A bug in Apple Maps, really? Apple released iOS 16.3 last week with several improvements and bug fixes. Although it’s usually advised for customers to upgrade their devices, this new version fixes an Apple Maps flaw that unintentionally discloses users’ locations with other apps.
Brazilian journalist Rodrigo Ghedin made the finding. He claimed that one of the most well-known firms in Brazil, iFood, which provides an Uber Eats-like service, was “peeking at iOS users’ location when it should’ve not.”
When not open or in use, the most significant meal delivery app in Brazil, iFood, valued at USD 5.4 billion, was accessing the user’s location, circumventing an iOS option that limits an app’s access to particular phone functionalities. The reader’s phone’s location was still accessed by the iFood app even after he explicitly told it not to.
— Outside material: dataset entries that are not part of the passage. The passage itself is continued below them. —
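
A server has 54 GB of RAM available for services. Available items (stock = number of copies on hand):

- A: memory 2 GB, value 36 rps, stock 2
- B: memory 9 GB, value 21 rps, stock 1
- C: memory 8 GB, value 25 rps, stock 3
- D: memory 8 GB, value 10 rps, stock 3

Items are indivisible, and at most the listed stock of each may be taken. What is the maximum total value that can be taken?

188 rps

Top feasible selections:
- 2×A + 1×B + 3×C + 2×D: memory 53, value 188
- 2×A + 1×B + 3×C + 1×D: memory 45, value 178
Best: 188 rps.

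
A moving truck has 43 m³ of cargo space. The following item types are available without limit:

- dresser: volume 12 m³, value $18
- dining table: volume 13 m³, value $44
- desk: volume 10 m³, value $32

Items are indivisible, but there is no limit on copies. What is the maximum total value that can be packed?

$140

Best value-per-unit is dining table at 44/13; filling with it alone gives 3×44 = 132.
Optimal mix: 1×dining table + 3×desk → volume 43, value 140.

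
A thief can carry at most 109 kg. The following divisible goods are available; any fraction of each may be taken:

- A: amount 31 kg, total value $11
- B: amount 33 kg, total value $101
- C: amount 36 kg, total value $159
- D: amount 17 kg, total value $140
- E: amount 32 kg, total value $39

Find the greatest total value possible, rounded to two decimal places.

428.03

Take in order of value per unit:
- D (140/17 per unit): all 17 → value 140, running total 140.00
- C (159/36 per unit): all 36 → value 159, running total 299.00
- B (101/33 per unit): all 33 → value 101, running total 400.00
- E (39/32 per unit): 23 of 32 → value 23×39/32 = 28.0313, running total 428.03
Total 428.03.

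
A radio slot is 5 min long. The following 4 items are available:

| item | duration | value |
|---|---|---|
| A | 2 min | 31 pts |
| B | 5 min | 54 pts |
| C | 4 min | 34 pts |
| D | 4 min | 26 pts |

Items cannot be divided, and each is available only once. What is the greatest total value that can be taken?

54 pts

This is a 0/1 knapsack; check combinations near the capacity.
- B: duration 5, value 54
- C: duration 4, value 34
- A: duration 2, value 31
Best: 54 pts.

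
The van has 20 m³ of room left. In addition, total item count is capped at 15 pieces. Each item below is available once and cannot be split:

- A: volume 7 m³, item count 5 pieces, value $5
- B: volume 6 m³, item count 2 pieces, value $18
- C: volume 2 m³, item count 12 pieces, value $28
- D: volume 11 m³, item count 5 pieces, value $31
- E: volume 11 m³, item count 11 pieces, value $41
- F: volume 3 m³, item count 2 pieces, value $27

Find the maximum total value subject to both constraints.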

The release notes for iOS 16.3 made it easy to comprehend what had occurred. There was a problem with Apple Maps, according to Apple: “An app may be able to bypass Privacy choices.” It’s unknown how many apps could leverage this breach, how much information they could obtain, and with what iOS version developers could exploit this breach, even though Apple said a logic flaw was fixed with enhanced state management.
An app you aren’t sharing your location with is accessing your data if you’re still using an older version of iOS 16 that isn’t iOS 16.3 or later. After opening an app, check the Privacy option in the Control Center on iOS.
Therefore, the best thing you can do is update iOS 16.3, which resolves this problem. This version also supports physical Security Keys and fixes several issues with iPhone 14 Pro devices.
BGR contacted Apple, and we’ll update the story whenever we hear back from a company representative.